Easter in the South is a funny thing. Pretty much everybody is in church Sunday morning. It’s a relatively true stereotype that Easter and Christmas are the two days in the year when everybody is in church whether they want to be or not. We actually didn’t go this year (I know; shocking). Part of it was that we still haven’t found a church we want to call home, and part of it was that after working til almost 4 in the morning two nights in a row at my second job I was ready to sleep. So my only exposure to the whole Easter Sunday church thing was through my Facebook feed, where it seemed like everybody, whether they live down here in the South or back up north in Canada, had this “He is risen!” status going on. The Resurrection of Jesus, if you believe in that sort of thing, is what Easter is all about for us as Christians and it was good to see everyone happy and celebrating.
Thing is, not everyone was celebrating. I follow a number of different groups and pages of people who have been hurt by us because of who they are. And on Easter Sunday, they were angry. Frustrated. Resentful. “Happy Zombie Day!” was about the most polite status I saw. It makes me sad… most of us as Christians have no idea these people exist.
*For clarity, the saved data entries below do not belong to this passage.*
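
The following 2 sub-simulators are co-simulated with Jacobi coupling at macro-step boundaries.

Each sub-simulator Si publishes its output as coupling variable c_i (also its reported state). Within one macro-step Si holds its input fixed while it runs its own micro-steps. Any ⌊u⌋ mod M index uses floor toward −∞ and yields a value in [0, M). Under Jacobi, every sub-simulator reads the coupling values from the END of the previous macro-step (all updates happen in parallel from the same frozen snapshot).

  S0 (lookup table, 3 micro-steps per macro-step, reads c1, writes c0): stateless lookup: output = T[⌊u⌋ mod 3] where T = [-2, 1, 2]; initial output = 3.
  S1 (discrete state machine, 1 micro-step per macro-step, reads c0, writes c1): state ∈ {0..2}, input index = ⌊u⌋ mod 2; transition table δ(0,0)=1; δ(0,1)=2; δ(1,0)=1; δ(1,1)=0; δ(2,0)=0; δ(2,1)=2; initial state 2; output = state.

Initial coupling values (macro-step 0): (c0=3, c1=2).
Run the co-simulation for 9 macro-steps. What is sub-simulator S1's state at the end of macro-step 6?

macro 1: S0 reads c1=2 → after 3×micro: 2; S1 reads c0=3 → after 1×micro: 2 ⇒ (c0=2, c1=2)
macro 2: S0 reads c1=2 → after 3×micro: 2; S1 reads c0=2 → after 1×micro: 0 ⇒ (c0=2, c1=0)
macro 3: S0 reads c1=0 → after 3×micro: -2; S1 reads c0=2 → after 1×micro: 1 ⇒ (c0=-2, c1=1)
macro 4: S0 reads c1=1 → after 3×micro: 1; S1 reads c0=-2 → after 1×micro: 1 ⇒ (c0=1, c1=1)
macro 5: S0 reads c1=1 → after 3×micro: 1; S1 reads c0=1 → after 1×micro: 0 ⇒ (c0=1, c1=0)
macro 6: S0 reads c1=0 → after 3×micro: -2; S1 reads c0=1 → after 1×micro: 2 ⇒ (c0=-2, c1=2)
macro 7: S0 reads c1=2 → after 3×micro: 2; S1 reads c0=-2 → after 1×micro: 0 ⇒ (c0=2, c1=0)
macro 8: S0 reads c1=0 → after 3×micro: -2; S1 reads c0=2 → after 1×micro: 1 ⇒ (c0=-2, c1=1)
macro 9: S0 reads c1=1 → after 3×micro: 1; S1 reads c0=-2 → after 1×micro: 1 ⇒ (c0=1, c1=1)

S1 state at macro-step 6 = 2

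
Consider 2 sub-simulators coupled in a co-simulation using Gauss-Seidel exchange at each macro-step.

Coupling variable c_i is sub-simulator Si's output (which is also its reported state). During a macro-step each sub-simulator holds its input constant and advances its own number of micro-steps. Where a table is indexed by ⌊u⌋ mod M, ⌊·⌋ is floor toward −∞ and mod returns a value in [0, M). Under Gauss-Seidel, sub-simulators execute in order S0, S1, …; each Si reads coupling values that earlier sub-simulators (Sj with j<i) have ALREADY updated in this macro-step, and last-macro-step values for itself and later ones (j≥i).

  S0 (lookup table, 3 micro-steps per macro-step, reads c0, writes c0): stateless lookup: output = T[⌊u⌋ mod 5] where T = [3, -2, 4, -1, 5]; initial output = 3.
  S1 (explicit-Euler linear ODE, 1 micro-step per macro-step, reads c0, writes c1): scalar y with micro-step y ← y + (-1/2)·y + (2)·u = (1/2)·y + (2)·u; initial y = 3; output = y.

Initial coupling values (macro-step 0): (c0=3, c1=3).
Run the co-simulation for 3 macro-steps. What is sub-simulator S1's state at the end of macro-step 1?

S1 state at macro-step 1 = -1/2

macro 1: S0 reads c0=3 → after 3×micro: -1; S1 reads c0=-1 → after 1×micro: -1/2 ⇒ (c0=-1, c1=-1/2)
macro 2: S0 reads c0=-1 → after 3×micro: 5; S1 reads c0=5 → after 1×micro: 39/4 ⇒ (c0=5, c1=39/4)
macro 3: S0 reads c0=5 → after 3×micro: 3; S1 reads c0=3 → after 1×micro: 87/8 ⇒ (c0=3, c1=87/8)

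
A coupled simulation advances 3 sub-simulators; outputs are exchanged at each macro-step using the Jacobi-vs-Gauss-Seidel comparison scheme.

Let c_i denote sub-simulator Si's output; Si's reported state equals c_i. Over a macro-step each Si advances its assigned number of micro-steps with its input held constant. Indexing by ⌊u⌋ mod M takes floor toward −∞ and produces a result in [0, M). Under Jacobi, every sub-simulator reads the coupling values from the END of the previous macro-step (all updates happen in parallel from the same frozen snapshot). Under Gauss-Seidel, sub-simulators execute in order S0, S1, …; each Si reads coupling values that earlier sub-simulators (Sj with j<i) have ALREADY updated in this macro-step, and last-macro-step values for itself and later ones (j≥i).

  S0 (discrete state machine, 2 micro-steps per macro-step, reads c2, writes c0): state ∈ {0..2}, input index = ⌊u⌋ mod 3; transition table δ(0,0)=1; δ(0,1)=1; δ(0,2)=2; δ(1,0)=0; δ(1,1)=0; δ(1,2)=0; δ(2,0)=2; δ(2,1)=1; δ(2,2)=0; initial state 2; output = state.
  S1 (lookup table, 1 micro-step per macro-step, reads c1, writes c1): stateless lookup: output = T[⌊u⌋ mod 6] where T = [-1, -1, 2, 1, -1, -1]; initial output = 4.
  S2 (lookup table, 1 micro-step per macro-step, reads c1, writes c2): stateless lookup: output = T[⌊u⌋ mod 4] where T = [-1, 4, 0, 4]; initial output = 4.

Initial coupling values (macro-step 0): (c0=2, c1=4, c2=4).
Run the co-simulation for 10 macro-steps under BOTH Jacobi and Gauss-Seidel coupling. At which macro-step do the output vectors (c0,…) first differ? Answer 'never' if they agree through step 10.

first divergence at macro-step: 1

[Jacobi] macro 1: S0 reads c2=4 → after 2×micro: 0; S1 reads c1=4 → after 1×micro: -1; S2 reads c1=4 → after 1×micro: -1 ⇒ (c0=0, c1=-1, c2=-1)
[Jacobi] macro 2: S0 reads c2=-1 → after 2×micro: 0; S1 reads c1=-1 → after 1×micro: -1; S2 reads c1=-1 → after 1×micro: 4 ⇒ (c0=0, c1=-1, c2=4)
[Jacobi] macro 3: S0 reads c2=4 → after 2×micro: 0; S1 reads c1=-1 → after 1×micro: -1; S2 reads c1=-1 → after 1×micro: 4 ⇒ (c0=0, c1=-1, c2=4)
[Jacobi] macro 4: S0 reads c2=4 → after 2×micro: 0; S1 reads c1=-1 → after 1×micro: -1; S2 reads c1=-1 → after 1×micro: 4 ⇒ (c0=0, c1=-1, c2=4)
[Jacobi] macro 5: S0 reads c2=4 → after 2×micro: 0; S1 reads c1=-1 → after 1×micro: -1; S2 reads c1=-1 → after 1×micro: 4 ⇒ (c0=0, c1=-1, c2=4)
[Jacobi] macro 6: S0 reads c2=4 → after 2×micro: 0; S1 reads c1=-1 → after 1×micro: -1; S2 reads c1=-1 → after 1×micro: 4 ⇒ (c0=0, c1=-1, c2=4)
[Jacobi] macro 7: S0 reads c2=4 → after 2×micro: 0; S1 reads c1=-1 → after 1×micro: -1; S2 reads c1=-1 → after 1×micro: 4 ⇒ (c0=0, c1=-1, c2=4)
[Jacobi] macro 8: S0 reads c2=4 → after 2×micro: 0; S1 reads c1=-1 → after 1×micro: -1; S2 reads c1=-1 → after 1×micro: 4 ⇒ (c0=0, c1=-1, c2=4)
[Jacobi] macro 9: S0 reads c2=4 → after 2×micro: 0; S1 reads c1=-1 → after 1×micro: -1; S2 reads c1=-1 → after 1×micro: 4 ⇒ (c0=0, c1=-1, c2=4)
[Jacobi] macro 10: S0 reads c2=4 → after 2×micro: 0; S1 reads c1=-1 → after 1×micro: -1; S2 reads c1=-1 → after 1×micro: 4 ⇒ (c0=0, c1=-1, c2=4)
[Gauss-Seidel] macro 1: S0 reads c2=4 → after 2×micro: 0; S1 reads c1=4 → after 1×micro: -1; S2 reads c1=-1 → after 1×micro: 4 ⇒ (c0=0, c1=-1, c2=4)
[Gauss-Seidel] macro 2: S0 reads c2=4 → after 2×micro: 0; S1 reads c1=-1 → after 1×micro: -1; S2 reads c1=-1 → after 1×micro: 4 ⇒ (c0=0, c1=-1, c2=4)
[Gauss-Seidel] macro 3: S0 reads c2=4 → after 2×micro: 0; S1 reads c1=-1 → after 1×micro: -1; S2 reads c1=-1 → after 1×micro: 4 ⇒ (c0=0, c1=-1, c2=4)
[Gauss-Seidel] macro 4: S0 reads c2=4 → after 2×micro: 0; S1 reads c1=-1 → after 1×micro: -1; S2 reads c1=-1 → after 1×micro: 4 ⇒ (c0=0, c1=-1, c2=4)
[Gauss-Seidel] macro 5: S0 reads c2=4 → after 2×micro: 0; S1 reads c1=-1 → after 1×micro: -1; S2 reads c1=-1 → after 1×micro: 4 ⇒ (c0=0, c1=-1, c2=4)
[Gauss-Seidel] macro 6: S0 reads c2=4 → after 2×micro: 0; S1 reads c1=-1 → after 1×micro: -1; S2 reads c1=-1 → after 1×micro: 4 ⇒ (c0=0, c1=-1, c2=4)
[Gauss-Seidel] macro 7: S0 reads c2=4 → after 2×micro: 0; S1 reads c1=-1 → after 1×micro: -1; S2 reads c1=-1 → after 1×micro: 4 ⇒ (c0=0, c1=-1, c2=4)
[Gauss-Seidel] macro 8: S0 reads c2=4 → after 2×micro: 0; S1 reads c1=-1 → after 1×micro: -1; S2 reads c1=-1 → after 1×micro: 4 ⇒ (c0=0, c1=-1, c2=4)
[Gauss-Seidel] macro 9: S0 reads c2=4 → after 2×micro: 0; S1 reads c1=-1 → after 1×micro: -1; S2 reads c1=-1 → after 1×micro: 4 ⇒ (c0=0, c1=-1, c2=4)
[Gauss-Seidel] macro 10: S0 reads c2=4 → after 2×micro: 0; S1 reads c1=-1 → after 1×micro: -1; S2 reads c1=-1 → after 1×micro: 4 ⇒ (c0=0, c1=-1, c2=4)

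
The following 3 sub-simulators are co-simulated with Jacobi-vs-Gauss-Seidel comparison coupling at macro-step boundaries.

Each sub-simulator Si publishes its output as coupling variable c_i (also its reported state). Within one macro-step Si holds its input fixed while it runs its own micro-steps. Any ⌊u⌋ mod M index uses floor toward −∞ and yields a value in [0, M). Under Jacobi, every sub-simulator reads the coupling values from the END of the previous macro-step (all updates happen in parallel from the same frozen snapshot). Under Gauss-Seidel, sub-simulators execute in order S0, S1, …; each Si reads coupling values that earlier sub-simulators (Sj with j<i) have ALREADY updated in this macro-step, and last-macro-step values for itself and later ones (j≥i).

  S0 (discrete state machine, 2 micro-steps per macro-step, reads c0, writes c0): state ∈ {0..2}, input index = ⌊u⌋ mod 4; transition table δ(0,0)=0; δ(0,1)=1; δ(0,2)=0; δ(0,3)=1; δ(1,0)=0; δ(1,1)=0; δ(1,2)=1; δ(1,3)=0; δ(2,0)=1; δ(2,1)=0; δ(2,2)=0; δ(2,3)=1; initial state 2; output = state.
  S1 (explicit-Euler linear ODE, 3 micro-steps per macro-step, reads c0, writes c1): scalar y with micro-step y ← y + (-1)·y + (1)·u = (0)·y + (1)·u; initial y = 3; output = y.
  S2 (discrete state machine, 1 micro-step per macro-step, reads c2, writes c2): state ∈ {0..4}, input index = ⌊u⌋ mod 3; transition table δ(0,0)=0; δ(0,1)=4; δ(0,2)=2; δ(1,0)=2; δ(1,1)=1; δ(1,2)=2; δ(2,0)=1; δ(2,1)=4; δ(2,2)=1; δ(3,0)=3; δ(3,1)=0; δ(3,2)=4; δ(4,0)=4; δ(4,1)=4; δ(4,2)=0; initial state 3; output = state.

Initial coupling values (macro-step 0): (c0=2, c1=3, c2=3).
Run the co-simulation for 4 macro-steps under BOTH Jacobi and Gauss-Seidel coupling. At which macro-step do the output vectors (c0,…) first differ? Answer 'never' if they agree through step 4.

first divergence at macro-step: 1

[Jacobi] macro 1: S0 reads c0=2 → after 2×micro: 0; S1 reads c0=2 → after 3×micro: 2; S2 reads c2=3 → after 1×micro: 3 ⇒ (c0=0, c1=2, c2=3)
[Jacobi] macro 2: S0 reads c0=0 → after 2×micro: 0; S1 reads c0=0 → after 3×micro: 0; S2 reads c2=3 → after 1×micro: 3 ⇒ (c0=0, c1=0, c2=3)
[Jacobi] macro 3: S0 reads c0=0 → after 2×micro: 0; S1 reads c0=0 → after 3×micro: 0; S2 reads c2=3 → after 1×micro: 3 ⇒ (c0=0, c1=0, c2=3)
[Jacobi] macro 4: S0 reads c0=0 → after 2×micro: 0; S1 reads c0=0 → after 3×micro: 0; S2 reads c2=3 → after 1×micro: 3 ⇒ (c0=0, c1=0, c2=3)
[Gauss-Seidel] macro 1: S0 reads c0=2 → after 2×micro: 0; S1 reads c0=0 → after 3×micro: 0; S2 reads c2=3 → after 1×micro: 3 ⇒ (c0=0, c1=0, c2=3)
[Gauss-Seidel] macro 2: S0 reads c0=0 → after 2×micro: 0; S1 reads c0=0 → after 3×micro: 0; S2 reads c2=3 → after 1×micro: 3 ⇒ (c0=0, c1=0, c2=3)
[Gauss-Seidel] macro 3: S0 reads c0=0 → after 2×micro: 0; S1 reads c0=0 → after 3×micro: 0; S2 reads c2=3 → after 1×micro: 3 ⇒ (c0=0, c1=0, c2=3)
[Gauss-Seidel] macro 4: S0 reads c0=0 → after 2×micro: 0; S1 reads c0=0 → after 3×micro: 0; S2 reads c2=3 → after 1×micro: 3 ⇒ (c0=0, c1=0, c2=3)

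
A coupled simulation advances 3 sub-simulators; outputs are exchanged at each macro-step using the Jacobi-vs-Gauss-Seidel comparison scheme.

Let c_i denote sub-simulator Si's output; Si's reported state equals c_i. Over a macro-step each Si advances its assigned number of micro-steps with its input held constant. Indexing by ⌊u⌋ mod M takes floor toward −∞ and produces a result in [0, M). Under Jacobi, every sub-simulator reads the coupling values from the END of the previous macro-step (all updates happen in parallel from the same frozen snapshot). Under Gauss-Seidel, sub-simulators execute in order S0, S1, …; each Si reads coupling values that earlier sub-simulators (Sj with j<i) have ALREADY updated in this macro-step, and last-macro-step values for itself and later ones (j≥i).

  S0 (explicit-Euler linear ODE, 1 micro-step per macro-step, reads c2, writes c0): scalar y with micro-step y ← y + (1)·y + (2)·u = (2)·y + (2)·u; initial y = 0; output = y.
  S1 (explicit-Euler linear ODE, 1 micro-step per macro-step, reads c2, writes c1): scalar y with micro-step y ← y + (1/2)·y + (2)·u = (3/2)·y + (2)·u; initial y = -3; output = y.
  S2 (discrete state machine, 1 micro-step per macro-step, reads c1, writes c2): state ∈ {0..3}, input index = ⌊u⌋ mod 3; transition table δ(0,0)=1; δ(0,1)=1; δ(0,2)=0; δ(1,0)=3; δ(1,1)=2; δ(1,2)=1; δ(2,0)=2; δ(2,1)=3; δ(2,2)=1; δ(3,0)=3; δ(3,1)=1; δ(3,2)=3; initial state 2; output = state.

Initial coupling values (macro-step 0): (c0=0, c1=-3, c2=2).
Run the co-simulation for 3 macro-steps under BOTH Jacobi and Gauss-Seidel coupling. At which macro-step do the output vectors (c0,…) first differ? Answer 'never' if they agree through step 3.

first divergence at macro-step: 1

[Jacobi] macro 1: S0 reads c2=2 → after 1×micro: 4; S1 reads c2=2 → after 1×micro: -1/2; S2 reads c1=-3 → after 1×micro: 2 ⇒ (c0=4, c1=-1/2, c2=2)
[Jacobi] macro 2: S0 reads c2=2 → after 1×micro: 12; S1 reads c2=2 → after 1×micro: 13/4; S2 reads c1=-1/2 → after 1×micro: 1 ⇒ (c0=12, c1=13/4, c2=1)
[Jacobi] macro 3: S0 reads c2=1 → after 1×micro: 26; S1 reads c2=1 → after 1×micro: 55/8; S2 reads c1=13/4 → after 1×micro: 3 ⇒ (c0=26, c1=55/8, c2=3)
[Gauss-Seidel] macro 1: S0 reads c2=2 → after 1×micro: 4; S1 reads c2=2 → after 1×micro: -1/2; S2 reads c1=-1/2 → after 1×micro: 1 ⇒ (c0=4, c1=-1/2, c2=1)
[Gauss-Seidel] macro 2: S0 reads c2=1 → after 1×micro: 10; S1 reads c2=1 → after 1×micro: 5/4; S2 reads c1=5/4 → after 1×micro: 2 ⇒ (c0=10, c1=5/4, c2=2)
[Gauss-Seidel] macro 3: S0 reads c2=2 → after 1×micro: 24; S1 reads c2=2 → after 1×micro: 47/8; S2 reads c1=47/8 → after 1×micro: 1 ⇒ (c0=24, c1=47/8, c2=1)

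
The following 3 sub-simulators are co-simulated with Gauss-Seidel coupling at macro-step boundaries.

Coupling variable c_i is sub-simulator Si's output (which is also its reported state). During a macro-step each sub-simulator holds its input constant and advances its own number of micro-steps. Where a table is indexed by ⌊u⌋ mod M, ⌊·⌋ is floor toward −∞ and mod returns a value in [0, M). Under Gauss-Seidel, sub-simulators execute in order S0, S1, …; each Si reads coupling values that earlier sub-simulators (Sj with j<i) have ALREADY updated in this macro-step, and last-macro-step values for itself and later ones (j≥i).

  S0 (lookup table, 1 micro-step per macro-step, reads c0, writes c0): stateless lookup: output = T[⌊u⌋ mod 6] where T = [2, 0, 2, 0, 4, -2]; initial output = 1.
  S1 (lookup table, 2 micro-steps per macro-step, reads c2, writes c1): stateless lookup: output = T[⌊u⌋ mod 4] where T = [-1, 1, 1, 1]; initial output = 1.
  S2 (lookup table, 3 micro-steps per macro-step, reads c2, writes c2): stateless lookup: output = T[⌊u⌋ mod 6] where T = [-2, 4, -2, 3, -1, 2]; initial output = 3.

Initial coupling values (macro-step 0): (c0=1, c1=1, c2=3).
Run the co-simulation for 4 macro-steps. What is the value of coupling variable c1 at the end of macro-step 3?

c1 at macro-step 3 = 1

macro 1: S0 reads c0=1 → after 1×micro: 0; S1 reads c2=3 → after 2×micro: 1; S2 reads c2=3 → after 3×micro: 3 ⇒ (c0=0, c1=1, c2=3)
macro 2: S0 reads c0=0 → after 1×micro: 2; S1 reads c2=3 → after 2×micro: 1; S2 reads c2=3 → after 3×micro: 3 ⇒ (c0=2, c1=1, c2=3)
macro 3: S0 reads c0=2 → after 1×micro: 2; S1 reads c2=3 → after 2×micro: 1; S2 reads c2=3 → after 3×micro: 3 ⇒ (c0=2, c1=1, c2=3)
macro 4: S0 reads c0=2 → after 1×micro: 2; S1 reads c2=3 → after 2×micro: 1; S2 reads c2=3 → after 3×micro: 3 ⇒ (c0=2, c1=1, c2=3)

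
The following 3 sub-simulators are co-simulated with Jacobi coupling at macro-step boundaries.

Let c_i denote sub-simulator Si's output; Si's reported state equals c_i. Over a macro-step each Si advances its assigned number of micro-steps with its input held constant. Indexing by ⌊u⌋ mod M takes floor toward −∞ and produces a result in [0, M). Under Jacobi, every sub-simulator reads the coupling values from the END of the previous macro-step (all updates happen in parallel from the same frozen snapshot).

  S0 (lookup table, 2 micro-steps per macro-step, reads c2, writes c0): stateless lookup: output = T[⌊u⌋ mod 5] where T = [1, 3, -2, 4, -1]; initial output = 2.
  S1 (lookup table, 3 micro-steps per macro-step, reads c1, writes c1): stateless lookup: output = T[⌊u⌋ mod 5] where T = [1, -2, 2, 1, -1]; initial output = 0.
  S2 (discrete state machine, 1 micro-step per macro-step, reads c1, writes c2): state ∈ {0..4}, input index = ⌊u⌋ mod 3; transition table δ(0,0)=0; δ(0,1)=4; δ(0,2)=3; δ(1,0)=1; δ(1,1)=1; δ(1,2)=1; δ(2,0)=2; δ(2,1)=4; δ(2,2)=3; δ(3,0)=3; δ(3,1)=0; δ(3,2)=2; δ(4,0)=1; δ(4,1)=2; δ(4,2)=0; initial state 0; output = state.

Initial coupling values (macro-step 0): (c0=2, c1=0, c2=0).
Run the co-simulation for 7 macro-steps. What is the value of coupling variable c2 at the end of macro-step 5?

c2 at macro-step 5 = 2

macro 1: S0 reads c2=0 → after 2×micro: 1; S1 reads c1=0 → after 3×micro: 1; S2 reads c1=0 → after 1×micro: 0 ⇒ (c0=1, c1=1, c2=0)
macro 2: S0 reads c2=0 → after 2×micro: 1; S1 reads c1=1 → after 3×micro: -2; S2 reads c1=1 → after 1×micro: 4 ⇒ (c0=1, c1=-2, c2=4)
macro 3: S0 reads c2=4 → after 2×micro: -1; S1 reads c1=-2 → after 3×micro: 1; S2 reads c1=-2 → after 1×micro: 2 ⇒ (c0=-1, c1=1, c2=2)
macro 4: S0 reads c2=2 → after 2×micro: -2; S1 reads c1=1 → after 3×micro: -2; S2 reads c1=1 → after 1×micro: 4 ⇒ (c0=-2, c1=-2, c2=4)
macro 5: S0 reads c2=4 → after 2×micro: -1; S1 reads c1=-2 → after 3×micro: 1; S2 reads c1=-2 → after 1×micro: 2 ⇒ (c0=-1, c1=1, c2=2)
macro 6: S0 reads c2=2 → after 2×micro: -2; S1 reads c1=1 → after 3×micro: -2; S2 reads c1=1 → after 1×micro: 4 ⇒ (c0=-2, c1=-2, c2=4)
macro 7: S0 reads c2=4 → after 2×micro: -1; S1 reads c1=-2 → after 3×micro: 1; S2 reads c1=-2 → after 1×micro: 2 ⇒ (c0=-1, c1=1, c2=2)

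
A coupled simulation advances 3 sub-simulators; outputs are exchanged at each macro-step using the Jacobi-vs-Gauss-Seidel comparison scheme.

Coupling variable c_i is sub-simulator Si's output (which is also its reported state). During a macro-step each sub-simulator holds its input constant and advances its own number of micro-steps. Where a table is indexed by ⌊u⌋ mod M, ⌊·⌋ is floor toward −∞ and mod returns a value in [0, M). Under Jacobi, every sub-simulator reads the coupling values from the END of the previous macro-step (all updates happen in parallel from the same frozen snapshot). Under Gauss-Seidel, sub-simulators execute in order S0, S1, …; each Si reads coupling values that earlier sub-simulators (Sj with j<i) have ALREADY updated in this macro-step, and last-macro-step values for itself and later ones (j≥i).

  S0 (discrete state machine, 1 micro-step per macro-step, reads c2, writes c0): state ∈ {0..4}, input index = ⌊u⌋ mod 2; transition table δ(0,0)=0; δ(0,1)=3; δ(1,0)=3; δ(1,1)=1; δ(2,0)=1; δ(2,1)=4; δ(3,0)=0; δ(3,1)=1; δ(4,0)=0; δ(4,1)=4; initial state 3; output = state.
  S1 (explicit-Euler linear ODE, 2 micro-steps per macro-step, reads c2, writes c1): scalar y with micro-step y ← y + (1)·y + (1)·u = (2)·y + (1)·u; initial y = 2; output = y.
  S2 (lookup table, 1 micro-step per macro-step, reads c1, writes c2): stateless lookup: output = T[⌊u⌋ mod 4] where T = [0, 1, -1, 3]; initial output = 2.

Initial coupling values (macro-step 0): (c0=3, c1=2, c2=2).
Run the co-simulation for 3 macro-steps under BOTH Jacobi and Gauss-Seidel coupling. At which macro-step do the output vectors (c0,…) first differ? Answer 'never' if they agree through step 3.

first divergence at macro-step: 2

[Jacobi] macro 1: S0 reads c2=2 → after 1×micro: 0; S1 reads c2=2 → after 2×micro: 14; S2 reads c1=2 → after 1×micro: -1 ⇒ (c0=0, c1=14, c2=-1)
[Jacobi] macro 2: S0 reads c2=-1 → after 1×micro: 3; S1 reads c2=-1 → after 2×micro: 53; S2 reads c1=14 → after 1×micro: -1 ⇒ (c0=3, c1=53, c2=-1)
[Jacobi] macro 3: S0 reads c2=-1 → after 1×micro: 1; S1 reads c2=-1 → after 2×micro: 209; S2 reads c1=53 → after 1×micro: 1 ⇒ (c0=1, c1=209, c2=1)
[Gauss-Seidel] macro 1: S0 reads c2=2 → after 1×micro: 0; S1 reads c2=2 → after 2×micro: 14; S2 reads c1=14 → after 1×micro: -1 ⇒ (c0=0, c1=14, c2=-1)
[Gauss-Seidel] macro 2: S0 reads c2=-1 → after 1×micro: 3; S1 reads c2=-1 → after 2×micro: 53; S2 reads c1=53 → after 1×micro: 1 ⇒ (c0=3, c1=53, c2=1)
[Gauss-Seidel] macro 3: S0 reads c2=1 → after 1×micro: 1; S1 reads c2=1 → after 2×micro: 215; S2 reads c1=215 → after 1×micro: 3 ⇒ (c0=1, c1=215, c2=3)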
It’s all wonderful to celebrate Easter and post statuses about it and go to church and do what we’re supposed to do, but when it comes to actually engaging with the world around us, to actually responding to the hurt in this world (especially the hurt that we’ve caused), we… we don’t. We sit in our little bubbles and we offer to pray for people and then we go on about our day.
We have a problem. We’re supposed to be ambassadors for Christ and yet the only message we seem to be giving out to many people is that they don’t matter. They’re evil. They’re living in sin. What is it going to take for us to actually get to know these people? To love them for who they are and not for who we think they should be? What is it going to take?